Continua il nostro viaggio nella tematica relativa al Paesaggio
La conquista dell’autonomia di genere, da parte del paesaggio, avviene – per la scrittura moderna – nel corso del XVII secolo. In antico esso aveva riscosso un certo interesse, ma era stato soprattutto inteso come rappresentazione fantastica d’un contesto ambientale. Additeremo, in proposito, la specialità figurativa della cosiddetta ‘veduta nilotica’ che è un’esemplificazione di una pittura di netto sapore decorativo che adornava le case dei ricchi romani e di cui non solo gli Scavi di Pompei ci hanno lasciato testimonianza. Tale pittura ha carattere fantastico e visionario e non lascia una traccia documentaria del territorio stringentemente legata alla restituzione pedissequa e fedele del dato oggettivo dell’assetto ambientale.
Fa eccezione qualche raro frammento, come una raffigurazione del Vesuvio, ma, anche in questo caso, l’intento dell’artista non è stato quello di curare in modo particolarmente significativo la fedeltà figurativa.
I lunghi secoli del Medioevo non si discostano da questa prospettiva, tutt’altro. il paesaggio non solo non ha una sua propria autonomia, ma viene addirittura azzerata la sua raffigurazione anche come semplice sfondo, assorbita, ad esempio, nei cosiddetti ‘fondi-oro’ o ridotta ad icona marginale e semplicemente allusiva, come avviene nella rappresentazione di alcuni scorci rocciosi o come avviene, nei mosaici ravennati, nella raffigurazione del Palazzo imperiale alle spalle dei ritratti della corte imperiale.
In età rinascimentale, il paesaggio appare negli sfondi e come teatro d’ambientazione di scene mitologiche, storiche o religiose. In qualche caso, come nella Tempesta di Giorgione (Venezia, Accademia), il paesaggio diventa elemento decisivo per lo sviluppo stesso della resa contenutistica. Analogamente diremo per altre opere di questo stesso periodo, come il Concerto campestre (Parigi, Louvre), ancora giorgionesca, o come L’amor sacro e L’amor profano di Tiziano (Roma, Galleria Borghese).

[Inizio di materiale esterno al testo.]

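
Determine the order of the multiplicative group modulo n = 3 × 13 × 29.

672

φ(1131) = 1131 · (1 − 1/3) · (1 − 1/13) · (1 − 1/29)
       = 1131 · 672/1131 = 672.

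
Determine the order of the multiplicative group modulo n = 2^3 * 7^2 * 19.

φ(2^3) = 2^3 − 2^2 = 8 − 4 = 4.
φ(7^2) = 7^2 − 7^1 = 49 − 7 = 42.
φ(19) = 19 − 1 = 18.
Since φ is multiplicative, φ(7448) = 4 · 42 · 18 = 3024.

3024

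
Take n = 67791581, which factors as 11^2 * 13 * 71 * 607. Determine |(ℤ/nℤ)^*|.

55994400

φ(67791581) = 67791581 · (1 − 1/11) · (1 − 1/13) · (1 − 1/71) · (1 − 1/607)
       = 67791581 · 5090400/6162871 = 55994400.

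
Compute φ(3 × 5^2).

φ(3) = 3 − 1 = 2.
φ(5^2) = 5^2 − 5^1 = 25 − 5 = 20.
Since φ is multiplicative, φ(75) = 2 · 20 = 40.

40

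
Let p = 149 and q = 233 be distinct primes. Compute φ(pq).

34336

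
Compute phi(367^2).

φ(134689) = 134689 · (1 − 1/367)
       = 134689 · 366/367 = 134322.

134322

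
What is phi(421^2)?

176820

φ(177241) = 177241 · (1 − 1/421)
       = 177241 · 420/421 = 176820.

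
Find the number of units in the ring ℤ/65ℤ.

48

First factor: 65 = 5 · 13.
φ(5) = 5 − 1 = 4.
φ(13) = 13 − 1 = 12.
Multiply: 4 · 12 = 48.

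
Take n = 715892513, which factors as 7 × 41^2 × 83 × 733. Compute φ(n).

φ(715892513) = 715892513 · (1 − 1/7) · (1 − 1/41) · (1 − 1/83) · (1 − 1/733)
       = 715892513 · 14405760/17460793 = 590636160.

590636160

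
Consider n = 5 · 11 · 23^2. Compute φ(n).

φ(29095) = 29095 · (1 − 1/5) · (1 − 1/11) · (1 − 1/23)
       = 29095 · 880/1265 = 20240.

20240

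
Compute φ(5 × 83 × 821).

φ(5) = 5 − 1 = 4.
φ(83) = 83 − 1 = 82.
φ(821) = 821 − 1 = 820.
Since φ is multiplicative, φ(340715) = 4 · 82 · 820 = 268960.

268960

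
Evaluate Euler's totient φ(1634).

756

Factor 1634: 1634 = 2 · 19 · 43.
φ(1634) = 1634 · (1 − 1/2) · (1 − 1/19) · (1 − 1/43)
       = 1634 · 756/1634 = 756.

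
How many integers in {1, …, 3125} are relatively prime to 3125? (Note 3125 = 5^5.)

2500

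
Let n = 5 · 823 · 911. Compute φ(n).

2992080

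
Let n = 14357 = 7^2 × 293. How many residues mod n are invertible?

φ(14357) = 14357 · (1 − 1/7) · (1 − 1/293)
       = 14357 · 1752/2051 = 12264.

12264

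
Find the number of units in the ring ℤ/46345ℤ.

Prime factorization: 46345 = 5 × 13 × 23 × 31.
φ(46345) = 46345 · (1 − 1/5) · (1 − 1/13) · (1 − 1/23) · (1 − 1/31)
       = 46345 · 31680/46345 = 31680.

31680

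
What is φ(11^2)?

φ(11^2) = 11^2 − 11^1 = 121 − 11 = 110.

110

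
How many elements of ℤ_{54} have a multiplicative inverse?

18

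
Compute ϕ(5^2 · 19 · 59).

φ(5^2) = 5^2 − 5^1 = 25 − 5 = 20.
φ(19) = 19 − 1 = 18.
φ(59) = 59 − 1 = 58.
φ(28025) = 20 × 18 × 58 = 20880.

20880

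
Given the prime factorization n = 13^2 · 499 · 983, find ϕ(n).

φ(13^2) = 13^1·(13−1) = 13·12 = 156.
φ(499) = 499 − 1 = 498.
φ(983) = 983 − 1 = 982.
Multiply: 156 · 498 · 982 = 76289616.

76289616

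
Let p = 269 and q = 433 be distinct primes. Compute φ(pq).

For distinct primes, φ(pq) = (p−1)(q−1) = 268 × 432 = 115776.

115776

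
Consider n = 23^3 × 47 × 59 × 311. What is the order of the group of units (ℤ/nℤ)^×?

φ(23^3) = 23^3 − 23^2 = 12167 − 529 = 11638.
φ(47) = 47 − 1 = 46.
φ(59) = 59 − 1 = 58.
φ(311) = 311 − 1 = 310.
φ(10492857301) = 11638 × 46 × 58 × 310 = 9625557040.

9625557040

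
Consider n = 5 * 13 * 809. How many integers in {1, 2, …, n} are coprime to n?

38784

φ(5) = 5 − 1 = 4.
φ(13) = 13 − 1 = 12.
φ(809) = 809 − 1 = 808.
φ(52585) = 4 × 12 × 808 = 38784.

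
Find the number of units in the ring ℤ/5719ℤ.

First factor: 5719 = 7 * 19 * 43.
φ(7) = 7 − 1 = 6.
φ(19) = 19 − 1 = 18.
φ(43) = 43 − 1 = 42.
Since φ is multiplicative, φ(5719) = 6 · 18 · 42 = 4536.

4536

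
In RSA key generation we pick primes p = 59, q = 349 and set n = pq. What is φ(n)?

20184

φ(pq) = (p−1)(q−1) = 58 · 348 = 20184.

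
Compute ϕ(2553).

Prime factorization: 2553 = 3 · 23 · 37.
φ(2553) = 2553 · (1 − 1/3) · (1 − 1/23) · (1 − 1/37)
       = 2553 · 1584/2553 = 1584.

1584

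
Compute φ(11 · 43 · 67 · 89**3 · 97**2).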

In ambito centritaliano brilla il modello delle immagini di città ideali, che dalla autonomia figurativa della prova di ignoto autore di Urbino (Città ideale, Urbino Galleria nazionale), si ritrova, poi, nell’utilizzo come sfondo nella pittura sacra di Perugino o di Raffaello.
Quest’ultimo, ed altri grandi del secolo, come Michelangelo e Leonardo, non mancheranno di fornire straordinarie interpretazioni della realtà ambientale, offrendo, così, sia in termini di restituzione naturalistica (la Madonna delle rocce di Leonardo, Parigi, Louvre) sia di ampiezza del rilievo architettonico (la Scuola di Atene di Raffaello, Vaticano, Stanza della Segnatura), degli esempi superbi d’un’ambientazione spaziale assolutamente consona alla rilevanza concettuale e contenutistica. Con Michelangelo, poi, si incrementa il rapporto antropico con il contesto ambientale.
L’età manierastica renderà più livido e sfuggente il rilievo della rappresentazione paesaggistica che sembra adeguarsi ad una concezione della pittura ripiegata su sé stessa. Suggeriremo, in proposito, alcune ambientazioni del Pontorno o quella, magnifica, nel suo genere, della Andata al Calvario di Polidoro da Caravaggio (Napoli, Capodimonte).
Il paesaggio, come può ben osservarsi, sta crescendo a dismisura, avendo fatto passi da gigante dalla marginalità altomedievale, ma anche dall’uso già ben più moderno, che sul limite della fine del Medioevo ne aveva additato lo stesso Giotto, ma è ancora, sostanzialmente compresso entro l’utilizzazione ancillare della concezione di ‘sfondo’.